Constituent policy

Nominal GDP as a policy guide

The Fed repeatedly makes policy mistakes by ignoring wild swings in nominal GDP. Today, two major news outlets published compelling arguments in favor of targeting the NGDP. Here is Clive Crook in the Washington Post:

The Fed has delayed raising interest rates until now as it did not know why inflation had risen and whether the contraction in the labor force due to the pandemic would reverse. An excess of demand over supply drives prices up – but how much of that excess is due to high demand and how much to temporary interruptions in supply?

A central bank that has observed the NGDP may be agnostic about it. It would compare the actual NGDP to its goal and aim to keep it on track. Changes in supply conditions would then determine what happens to inflation and output. . . .

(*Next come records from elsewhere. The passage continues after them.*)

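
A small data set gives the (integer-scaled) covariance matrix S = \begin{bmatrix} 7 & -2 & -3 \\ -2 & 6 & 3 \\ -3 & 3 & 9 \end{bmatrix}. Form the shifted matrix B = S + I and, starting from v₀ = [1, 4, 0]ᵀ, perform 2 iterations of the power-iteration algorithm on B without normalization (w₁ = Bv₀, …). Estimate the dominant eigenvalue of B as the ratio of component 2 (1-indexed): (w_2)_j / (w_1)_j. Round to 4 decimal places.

B = S + I has rows (8, -2, -3); (-2, 7, 3); (-3, 3, 10)
w1 = Bv₀ = (0, 26, 9)
w2 = Bw1 = (-79, 209, 168)
Ratio: 209/26 = 8.0385

μ ≈ 8.0385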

The chart compares the actual NGDP with a benchmark that Beckworth calls “neutral NGDP” – a steadily rising level of demand consistent with medium-term growth and low average inflation, which is neither expansionary nor restrictive. Following the pandemic-induced shock in 2020, demand had returned to that baseline level by the second quarter of 2021. Had the Fed been watching, it would have seen a strong signal to start tightening by summer at the latest. last – and would have been equipped with a simple explanation for the takeoff.

And here is a similar suggestion, from Bryan Cutsinger and Alexander Salter in the National exam:

Monetary policy affects total expenditure, and therefore aggregate demand. To fight recessions, it is appropriate for the Fed to back down when demand collapses, stabilizing both labor markets and the value of the dollar. You can’t have one without the other. The share of employment corresponding to full employment depends on supply, over which the Fed has no control. All the central bank can do is choose the level of demand, and therefore the purchasing power of the currency.

That doesn’t mean the Fed is irrelevant. On the contrary: stable demand is a boon for the economy. Instead, it means that the employment component of the mandate is superfluous at best and dangerous at worst. By keeping nominal income on a stable path, the Fed creates a solid foundation for labor markets to thrive. No micromanagement needed.